2. A central governance environment: AI’s fuzzy logic allows it to think, learn, and adapt on the fly, which, while impressive technologically, isn’t always good for business. Microsoft’s Twitter chatbot, Tay, showcases this. Behaviors of AI vary from instance to instance, and it’s important to put principles in place that control rogue behavior, especially in a system’s formative years. This is necessary to prevent risk and to build scalable systems.
3. A data curation service: All companies have data, but making it qualitatively rich and comprehensive isn’t an easy task. AI requires access to a digitally rich and diverse cache of organized data. Companies should enrich existing data sets or, if that’s not possible, buy external data to complete the scenarios. It’s an ongoing exercise that needs to be leveraged across the organization to be sustainably effective.
4. A holistic mindset: Ecosystems are inherently integrated, so those in charge of an AI system must keep a holistic mindset.
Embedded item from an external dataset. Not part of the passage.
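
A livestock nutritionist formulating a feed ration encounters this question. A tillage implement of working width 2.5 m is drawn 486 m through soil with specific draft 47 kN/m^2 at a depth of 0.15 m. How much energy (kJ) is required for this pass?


E = k * d * w * L
  = 47 * 0.15 * 2.5 * 486
  = 8565.75 kJ


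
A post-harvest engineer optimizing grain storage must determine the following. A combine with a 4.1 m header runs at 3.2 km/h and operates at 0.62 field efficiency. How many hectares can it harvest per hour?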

To do so, companies should maintain a reference architecture that evaluates the system comprehensively — ideally, one that examines the processes on a 2D matrix of repetition versus cognition.
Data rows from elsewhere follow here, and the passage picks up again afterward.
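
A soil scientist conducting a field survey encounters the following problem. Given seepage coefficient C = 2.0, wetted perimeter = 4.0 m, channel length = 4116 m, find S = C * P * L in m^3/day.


S = C * P * L
  = 2.0 * 4.0 * 4116
  = 32928 m^3/day


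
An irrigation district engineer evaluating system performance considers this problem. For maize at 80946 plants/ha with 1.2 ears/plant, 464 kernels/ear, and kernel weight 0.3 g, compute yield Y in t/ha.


Y = density * ears * kernels * kw
  = 80946 * 1.2 * 464 * 0.3 g/ha
  = 13521219.84 g/ha
  = 13521.22 kg/ha = 13.52 t/ha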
The framework can evaluate the process in terms of ROI, digital readiness, ease of implementation, customer/user impact, business criticality, compliance issues, and more for prioritization. It should be considered holistically, with both the front and back offices considering each other’s efficiency, effectiveness, and experience.
There’s no magic in AI; it takes time, effort, data, and expertise to build a meaningful system. Twenty years ago, it was only available to the largest and most advanced enterprises, but it’s quickly becoming a business standard. Like the Internet that fuels it, AI is inevitable. Having the right ecosystem in place will ensure companies are prepared when they meet this inevitability.
K.R. Sanjiv is the chief technology officer for Wipro, a global information technology, consulting, and outsourcing company. Sanjiv has more than 25 years of enterprise IT experience, including consulting, application development, and technology development spanning multiple industry segments and diverse technology areas. Sanjiv holds a bachelor’s degree from the Birla Institute of Technology and Science Pilani.